One more observation: There are a heck of a lot of characters that are
valid in element names (just about any alphanumeric in just about any
language, plus some punctuation), since XML's defined in terms of
Unicode. Simply checking whether all the characters in an element name
are legal is something of a pain; figuring out what to replace the
(many!) other Unicode characters with is going to be (ahem) interesting.
The simplest solution would probably be to invent some sort of escaping
syntax (and then, as usual with such things, also escape the
escape-introduction sequence so the conversion is reliably unique and
reversible).
Unless you control ALL names in the document, that does introduce the
risk that a name created by someone else will contain something that
looks like an escape sequence.
BUT... frankly, you really don't *WANT* element names being made up on
the fly, since they're what describes the structure of your document.

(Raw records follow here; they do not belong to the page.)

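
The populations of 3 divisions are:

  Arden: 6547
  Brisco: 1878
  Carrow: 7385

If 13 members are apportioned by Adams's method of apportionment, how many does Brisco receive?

Standard divisor 15810/13 ≈ 1216.154; standard quotas: Arden 5.383, Brisco 1.544, Carrow 6.072.
Rounding up gives 6, 2, 7 = 15 seats, so the divisor must be adjusted.
With modified divisor 1400: modified quotas Arden 4.676, Brisco 1.341, Carrow 5.275.
Rounding up: Arden 5, Brisco 2, Carrow 6 (total 13).
Brisco receives 2.

2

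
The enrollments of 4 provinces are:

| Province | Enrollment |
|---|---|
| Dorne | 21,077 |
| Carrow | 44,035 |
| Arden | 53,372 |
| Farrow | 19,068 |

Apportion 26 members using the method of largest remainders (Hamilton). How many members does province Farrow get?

4

Total 137552; standard divisor 137552/26 ≈ 5290.462.
Standard quotas: Dorne 3.9840, Carrow 8.3235, Arden 10.0883, Farrow 3.6042.
Lower quotas: Dorne 3, Carrow 8, Arden 10, Farrow 3 (sum 24, leaving 2 seats).
Remainders in descending order: Dorne 0.9840, Farrow 0.6042, Carrow 0.3235, Arden 0.0883.
Largest remainders: Dorne, Farrow receive the extra seats.
Farrow receives 4.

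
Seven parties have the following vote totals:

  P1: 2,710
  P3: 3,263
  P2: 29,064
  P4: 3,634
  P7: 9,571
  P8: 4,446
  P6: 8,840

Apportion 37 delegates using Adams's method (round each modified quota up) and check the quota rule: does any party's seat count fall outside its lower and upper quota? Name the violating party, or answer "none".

P2

Standard quotas: P1 1.630, P3 1.962, P2 17.478, P4 2.185, P7 5.756, P8 2.674, P6 5.316.
Adams allocation: P1 2, P3 2, P2 16, P4 3, P7 6, P8 3, P6 5.
P2 has quota 17.478 (lower 17, upper 18) but receives 16 — outside the quota interval.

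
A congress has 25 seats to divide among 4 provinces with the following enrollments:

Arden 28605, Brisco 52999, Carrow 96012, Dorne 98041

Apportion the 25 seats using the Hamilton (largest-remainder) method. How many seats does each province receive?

Standard divisor: 275657 ÷ 25 ≈ 11026.28.
Standard quotas: Arden 2.5943, Brisco 4.8066, Carrow 8.7076, Dorne 8.8916.
Lower quotas: Arden 2, Brisco 4, Carrow 8, Dorne 8 (sum 22, leaving 3 seats).
Remainders in descending order: Dorne 0.8916, Brisco 0.8066, Carrow 0.7076, Arden 0.5943.
Largest remainders: Dorne, Brisco, Carrow receive the extra seats.

Arden=2, Brisco=5, Carrow=9, Dorne=9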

Consider putting your non-XML descriptor in _content_, eg an attribute
value, rather than an element name. Among other things, XML already has
the ability to escape characters in text content.

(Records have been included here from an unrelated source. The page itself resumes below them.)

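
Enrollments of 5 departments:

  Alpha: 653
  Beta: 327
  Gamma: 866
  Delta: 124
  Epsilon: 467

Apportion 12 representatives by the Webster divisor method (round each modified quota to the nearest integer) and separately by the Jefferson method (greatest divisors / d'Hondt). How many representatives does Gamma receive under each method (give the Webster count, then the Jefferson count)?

4 and 5

Webster: Alpha 3, Beta 2, Gamma 4, Delta 1, Epsilon 2.
Jefferson: Alpha 3, Beta 2, Gamma 5, Delta 0, Epsilon 2.
Gamma gets 4 under Webster and 5 under Jefferson.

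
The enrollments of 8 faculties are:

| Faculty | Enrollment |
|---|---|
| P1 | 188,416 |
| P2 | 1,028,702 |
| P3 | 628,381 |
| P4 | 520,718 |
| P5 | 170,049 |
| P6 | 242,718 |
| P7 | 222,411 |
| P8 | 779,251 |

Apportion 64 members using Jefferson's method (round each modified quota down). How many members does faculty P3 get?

11

Standard divisor 3780646/64 ≈ 59072.594; standard quotas: P1 3.190, P2 17.414, P3 10.637, P4 8.815, P5 2.879, P6 4.109, P7 3.765, P8 13.191.
Rounding down gives 3, 17, 10, 8, 2, 4, 3, 13 = 60 seats, so the divisor must be adjusted.
With modified divisor 56200: modified quotas P1 3.353, P2 18.304, P3 11.181, P4 9.265, P5 3.026, P6 4.319, P7 3.957, P8 13.866.
Rounding down: P1 3, P2 18, P3 11, P4 9, P5 3, P6 4, P7 3, P8 13 (total 64).
P3 receives 11.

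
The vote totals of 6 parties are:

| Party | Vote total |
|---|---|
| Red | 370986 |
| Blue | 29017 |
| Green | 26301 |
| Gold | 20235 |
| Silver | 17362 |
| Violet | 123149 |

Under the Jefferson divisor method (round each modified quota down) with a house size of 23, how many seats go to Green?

Standard divisor 587050/23 ≈ 25523.913; standard quotas: Red 14.535, Blue 1.137, Green 1.030, Gold 0.793, Silver 0.680, Violet 4.825.
Rounding down gives 14, 1, 1, 0, 0, 4 = 20 seats, so the divisor must be adjusted.
With modified divisor 22500: modified quotas Red 16.488, Blue 1.290, Green 1.169, Gold 0.899, Silver 0.772, Violet 5.473.
Rounding down: Red 16, Blue 1, Green 1, Gold 0, Silver 0, Violet 5 (total 23).
Green receives 1.

1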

(You still won't be able to use every possible character, even after
escaping it, if you're working in XML 1.0. I believe XML 1.1 -- which is
rarely used -- expanded the legal character set, but you may not want to
make support for 1.1 a prereqisite. The alternative is to fall back to
inventing your own escaping mechanism, eg by doing a base-64 encoding
upon the UTF8 data.)
In other words: What problem are you really trying to solve, and is the
rather ugly kluge you proposed really necessary and/or sufficient?